My son is not alone… I am not alone and most of all, it was NOT MY FAULT! I have felt so guilty about my son being diagnosed with xxy and always thought I had done something to cause this!” 

“I had a chance to speak with families/caretakers of other XXYY guys and realized that so many of them are going through the same things that our family is going through. It’s nice to know that you are not alone.” 

“I got so much out of the interaction with other KS men and their family members. I shared a lot with them and learned a lot from them”

“Networking was huge.

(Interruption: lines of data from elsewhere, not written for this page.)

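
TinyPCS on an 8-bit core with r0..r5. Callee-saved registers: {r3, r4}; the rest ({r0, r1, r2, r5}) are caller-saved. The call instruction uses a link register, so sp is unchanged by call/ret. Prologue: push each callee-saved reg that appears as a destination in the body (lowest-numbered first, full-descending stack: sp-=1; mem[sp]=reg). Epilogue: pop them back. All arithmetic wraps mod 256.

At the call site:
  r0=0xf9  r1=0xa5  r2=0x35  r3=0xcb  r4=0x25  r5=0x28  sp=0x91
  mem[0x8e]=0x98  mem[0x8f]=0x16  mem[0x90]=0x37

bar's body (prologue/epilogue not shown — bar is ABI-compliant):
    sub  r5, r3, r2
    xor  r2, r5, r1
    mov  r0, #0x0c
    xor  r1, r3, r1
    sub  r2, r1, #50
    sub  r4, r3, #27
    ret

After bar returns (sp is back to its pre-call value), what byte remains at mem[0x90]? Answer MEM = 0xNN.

MEM = 0x25

prologue: push r4 → mem[0x90]=0x25, sp=0x90
body[0] sub  r5, r3, r2 → r5=0x96
body[1] xor  r2, r5, r1 → r2=0x33
body[2] mov  r0, #0x0c → r0=0x0c
body[3] xor  r1, r3, r1 → r1=0x6e
body[4] sub  r2, r1, #50 → r2=0x3c
body[5] sub  r4, r3, #27 → r4=0xb0
epilogue: pop r4=0x25, sp=0x91
prologue pushed ['r4'] at ['0x90']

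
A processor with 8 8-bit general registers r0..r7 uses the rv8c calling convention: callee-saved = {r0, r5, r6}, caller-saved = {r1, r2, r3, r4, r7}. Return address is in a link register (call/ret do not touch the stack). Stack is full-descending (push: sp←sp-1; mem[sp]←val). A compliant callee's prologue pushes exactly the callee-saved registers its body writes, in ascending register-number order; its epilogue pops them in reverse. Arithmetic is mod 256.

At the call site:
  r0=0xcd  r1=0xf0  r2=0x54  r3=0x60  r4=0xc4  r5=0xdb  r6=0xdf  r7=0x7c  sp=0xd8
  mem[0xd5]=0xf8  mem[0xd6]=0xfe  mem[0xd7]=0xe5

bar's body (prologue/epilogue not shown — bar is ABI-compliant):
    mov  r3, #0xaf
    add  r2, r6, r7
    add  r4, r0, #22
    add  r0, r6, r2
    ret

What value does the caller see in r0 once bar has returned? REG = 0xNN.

prologue: push r0 -> mem[0xd7]=0xcd, sp=0xd7
body[0] mov  r3, #0xaf -> r3=0xaf
body[1] add  r2, r6, r7 -> r2=0x5b
body[2] add  r4, r0, #22 -> r4=0xe3
body[3] add  r0, r6, r2 -> r0=0x3a
epilogue: pop r0=0xcd, sp=0xd8
r0 is callee-saved -> restored

REG = 0xcd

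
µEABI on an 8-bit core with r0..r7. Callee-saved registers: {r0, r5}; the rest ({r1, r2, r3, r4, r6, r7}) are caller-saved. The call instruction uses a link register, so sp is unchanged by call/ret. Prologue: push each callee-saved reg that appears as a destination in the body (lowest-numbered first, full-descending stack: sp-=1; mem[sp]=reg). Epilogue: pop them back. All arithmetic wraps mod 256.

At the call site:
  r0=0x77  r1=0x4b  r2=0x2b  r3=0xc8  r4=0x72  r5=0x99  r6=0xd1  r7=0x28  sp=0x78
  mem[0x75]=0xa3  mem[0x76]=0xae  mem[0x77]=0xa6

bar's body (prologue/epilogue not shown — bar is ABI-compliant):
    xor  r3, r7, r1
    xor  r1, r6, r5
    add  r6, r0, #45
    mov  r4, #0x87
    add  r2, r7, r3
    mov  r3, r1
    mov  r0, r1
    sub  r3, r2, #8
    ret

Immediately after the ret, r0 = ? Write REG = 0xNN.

prologue: push r0 → mem[0x77]=0x77, sp=0x77
body[0] xor  r3, r7, r1 → r3=0x63
body[1] xor  r1, r6, r5 → r1=0x48
body[2] add  r6, r0, #45 → r6=0xa4
body[3] mov  r4, #0x87 → r4=0x87
body[4] add  r2, r7, r3 → r2=0x8b
body[5] mov  r3, r1 → r3=0x48
body[6] mov  r0, r1 → r0=0x48
body[7] sub  r3, r2, #8 → r3=0x83
epilogue: pop r0=0x77, sp=0x78
r0 is callee-saved → restored

REG = 0x77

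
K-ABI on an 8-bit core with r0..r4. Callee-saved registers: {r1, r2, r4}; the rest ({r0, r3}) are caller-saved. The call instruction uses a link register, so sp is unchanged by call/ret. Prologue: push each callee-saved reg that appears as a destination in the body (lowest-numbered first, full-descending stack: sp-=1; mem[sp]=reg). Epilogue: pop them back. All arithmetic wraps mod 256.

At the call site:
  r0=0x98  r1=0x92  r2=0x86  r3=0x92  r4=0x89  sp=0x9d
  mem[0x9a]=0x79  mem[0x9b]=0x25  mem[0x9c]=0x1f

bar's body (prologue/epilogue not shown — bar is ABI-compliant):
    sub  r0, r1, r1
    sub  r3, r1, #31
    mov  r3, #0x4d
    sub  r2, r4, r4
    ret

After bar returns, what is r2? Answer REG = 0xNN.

prologue: push r2 → mem[0x9c]=0x86, sp=0x9c
body[0] sub  r0, r1, r1 → r0=0x00
body[1] sub  r3, r1, #31 → r3=0x73
body[2] mov  r3, #0x4d → r3=0x4d
body[3] sub  r2, r4, r4 → r2=0x00
epilogue: pop r2=0x86, sp=0x9d
r2 is callee-saved → restored

REG = 0x86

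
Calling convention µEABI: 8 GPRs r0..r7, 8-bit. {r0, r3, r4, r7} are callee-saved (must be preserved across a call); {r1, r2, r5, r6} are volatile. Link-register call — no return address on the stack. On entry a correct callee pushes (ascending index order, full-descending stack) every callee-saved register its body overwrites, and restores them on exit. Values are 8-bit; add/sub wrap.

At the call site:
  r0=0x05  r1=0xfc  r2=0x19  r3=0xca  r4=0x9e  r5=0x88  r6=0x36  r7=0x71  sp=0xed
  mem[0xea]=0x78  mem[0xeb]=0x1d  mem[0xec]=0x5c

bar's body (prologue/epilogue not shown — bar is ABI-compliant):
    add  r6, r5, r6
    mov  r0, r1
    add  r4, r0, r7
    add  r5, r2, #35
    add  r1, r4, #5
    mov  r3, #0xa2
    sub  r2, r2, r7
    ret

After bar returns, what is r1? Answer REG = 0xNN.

REG = 0x72

prologue: push r0 -> mem[0xec]=0x05, sp=0xec
prologue: push r3 -> mem[0xeb]=0xca, sp=0xeb
prologue: push r4 -> mem[0xea]=0x9e, sp=0xea
body[0] add  r6, r5, r6 -> r6=0xbe
body[1] mov  r0, r1 -> r0=0xfc
body[2] add  r4, r0, r7 -> r4=0x6d
body[3] add  r5, r2, #35 -> r5=0x3c
body[4] add  r1, r4, #5 -> r1=0x72
body[5] mov  r3, #0xa2 -> r3=0xa2
body[6] sub  r2, r2, r7 -> r2=0xa8
epilogue: pop r4=0x9e, sp=0xeb
epilogue: pop r3=0xca, sp=0xec
epilogue: pop r0=0x05, sp=0xed
r1 is caller-saved -> body value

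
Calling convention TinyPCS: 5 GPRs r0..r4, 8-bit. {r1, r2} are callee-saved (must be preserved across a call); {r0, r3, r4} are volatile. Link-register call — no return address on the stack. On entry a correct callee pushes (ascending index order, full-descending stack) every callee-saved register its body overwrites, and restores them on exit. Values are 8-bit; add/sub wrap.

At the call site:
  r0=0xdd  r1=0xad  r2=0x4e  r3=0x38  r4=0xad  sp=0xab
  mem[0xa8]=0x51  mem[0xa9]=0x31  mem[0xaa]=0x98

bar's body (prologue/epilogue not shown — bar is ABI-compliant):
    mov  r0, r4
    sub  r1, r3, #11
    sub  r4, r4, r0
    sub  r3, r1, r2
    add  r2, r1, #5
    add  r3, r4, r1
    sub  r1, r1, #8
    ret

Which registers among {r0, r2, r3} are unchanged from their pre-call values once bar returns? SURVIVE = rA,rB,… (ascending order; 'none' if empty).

prologue: push r1 → mem[0xaa]=0xad, sp=0xaa
prologue: push r2 → mem[0xa9]=0x4e, sp=0xa9
body[0] mov  r0, r4 → r0=0xad
body[1] sub  r1, r3, #11 → r1=0x2d
body[2] sub  r4, r4, r0 → r4=0x00
body[3] sub  r3, r1, r2 → r3=0xdf
body[4] add  r2, r1, #5 → r2=0x32
body[5] add  r3, r4, r1 → r3=0x2d
body[6] sub  r1, r1, #8 → r1=0x25
epilogue: pop r2=0x4e, sp=0xaa
epilogue: pop r1=0xad, sp=0xab
r0: caller-saved, written=True
r2: callee-saved, written=True
r3: caller-saved, written=True

SURVIVE = r2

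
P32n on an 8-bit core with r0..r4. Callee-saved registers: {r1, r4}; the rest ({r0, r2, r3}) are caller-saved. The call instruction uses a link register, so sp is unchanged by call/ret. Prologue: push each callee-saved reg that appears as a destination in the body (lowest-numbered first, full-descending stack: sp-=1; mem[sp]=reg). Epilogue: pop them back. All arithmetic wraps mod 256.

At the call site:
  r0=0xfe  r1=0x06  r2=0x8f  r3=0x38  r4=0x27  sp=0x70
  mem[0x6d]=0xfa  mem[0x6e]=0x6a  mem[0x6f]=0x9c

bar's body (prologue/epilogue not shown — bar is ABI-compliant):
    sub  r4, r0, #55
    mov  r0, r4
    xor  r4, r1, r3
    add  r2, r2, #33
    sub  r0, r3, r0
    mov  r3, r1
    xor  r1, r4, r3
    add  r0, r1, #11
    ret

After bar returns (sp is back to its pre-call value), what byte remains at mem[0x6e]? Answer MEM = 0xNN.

MEM = 0x27

prologue: push r1 → mem[0x6f]=0x06, sp=0x6f
prologue: push r4 → mem[0x6e]=0x27, sp=0x6e
body[0] sub  r4, r0, #55 → r4=0xc7
body[1] mov  r0, r4 → r0=0xc7
body[2] xor  r4, r1, r3 → r4=0x3e
body[3] add  r2, r2, #33 → r2=0xb0
body[4] sub  r0, r3, r0 → r0=0x71
body[5] mov  r3, r1 → r3=0x06
body[6] xor  r1, r4, r3 → r1=0x38
body[7] add  r0, r1, #11 → r0=0x43
epilogue: pop r4=0x27, sp=0x6f
epilogue: pop r1=0x06, sp=0x70
prologue pushed ['r1', 'r4'] at ['0x6f', '0x6e']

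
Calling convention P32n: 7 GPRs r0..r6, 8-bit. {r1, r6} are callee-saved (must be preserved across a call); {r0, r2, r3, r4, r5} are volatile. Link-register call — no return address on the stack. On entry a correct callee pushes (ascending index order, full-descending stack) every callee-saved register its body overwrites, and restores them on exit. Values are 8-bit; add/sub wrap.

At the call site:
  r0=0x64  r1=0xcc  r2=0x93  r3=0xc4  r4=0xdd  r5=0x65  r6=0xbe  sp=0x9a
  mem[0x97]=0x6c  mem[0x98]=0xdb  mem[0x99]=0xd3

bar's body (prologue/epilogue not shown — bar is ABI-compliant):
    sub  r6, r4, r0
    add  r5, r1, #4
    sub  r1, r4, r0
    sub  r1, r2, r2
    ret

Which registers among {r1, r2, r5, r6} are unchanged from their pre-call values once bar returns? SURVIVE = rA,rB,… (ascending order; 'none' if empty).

SURVIVE = r1,r2,r6

prologue: push r1 → mem[0x99]=0xcc, sp=0x99
prologue: push r6 → mem[0x98]=0xbe, sp=0x98
body[0] sub  r6, r4, r0 → r6=0x79
body[1] add  r5, r1, #4 → r5=0xd0
body[2] sub  r1, r4, r0 → r1=0x79
body[3] sub  r1, r2, r2 → r1=0x00
epilogue: pop r6=0xbe, sp=0x99
epilogue: pop r1=0xcc, sp=0x9a
r1: callee-saved, written=True
r2: caller-saved, written=False
r5: caller-saved, written=True
r6: callee-saved, written=True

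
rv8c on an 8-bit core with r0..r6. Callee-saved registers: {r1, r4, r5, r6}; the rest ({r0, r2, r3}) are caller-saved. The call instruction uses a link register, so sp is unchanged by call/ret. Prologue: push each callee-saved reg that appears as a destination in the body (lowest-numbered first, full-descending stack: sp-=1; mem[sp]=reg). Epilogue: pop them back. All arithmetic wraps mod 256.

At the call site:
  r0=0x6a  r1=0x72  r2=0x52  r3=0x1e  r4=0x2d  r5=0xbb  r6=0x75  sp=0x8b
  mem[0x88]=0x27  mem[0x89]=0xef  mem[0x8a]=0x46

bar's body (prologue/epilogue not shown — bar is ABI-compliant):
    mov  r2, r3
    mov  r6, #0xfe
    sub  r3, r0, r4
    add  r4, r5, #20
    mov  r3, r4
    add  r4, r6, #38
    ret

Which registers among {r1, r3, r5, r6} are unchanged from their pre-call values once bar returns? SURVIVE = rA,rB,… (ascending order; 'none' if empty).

SURVIVE = r1,r5,r6

prologue: push r4 → mem[0x8a]=0x2d, sp=0x8a
prologue: push r6 → mem[0x89]=0x75, sp=0x89
body[0] mov  r2, r3 → r2=0x1e
body[1] mov  r6, #0xfe → r6=0xfe
body[2] sub  r3, r0, r4 → r3=0x3d
body[3] add  r4, r5, #20 → r4=0xcf
body[4] mov  r3, r4 → r3=0xcf
body[5] add  r4, r6, #38 → r4=0x24
epilogue: pop r6=0x75, sp=0x8a
epilogue: pop r4=0x2d, sp=0x8b
r1: callee-saved, written=False
r3: caller-saved, written=True
r5: callee-saved, written=False
r6: callee-saved, written=True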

Also great for my young adult son to meet others and meet some great role models.”

“The most valuable part of the conference for me was meeting and interacting with the other Trisomy X families, especially the teens. I loved them all.” 

“Our first conference… day one…what we have learned and the amazing people we have met…there are just no words to express the love and respect 😊…in just one day, we have gained more information, and had things explained to us by the EXPERTS in AXYS that our doctors couldn’t in 11 years!!…And on top of the brilliant minds….each and every Doctor and the entire AXYS family was more caring than the next!!!!!…the information we received today will take us days to digest …lol ….we have learned things today….that our own doctors are misinformed about!!!…This conference will make a difference not just in my sons life ….but in every one of his doctors lives from this day forward ….THANK YOU”

“Not enough words to describe the feeling of satisfaction, friendships formed, knowledge gained, great speakers, good food, amazing Emory Conference Center, and so much more… Thank you Gary GlissmanCarol Meerschaert, and everyone from AXYS and elsewhere who worked so hard to make this Conference such a success! Grateful, hopeful, optimistic and ready to fight harder through this journey. Stronger together as we move forward to break barriers for X and Y Variations!”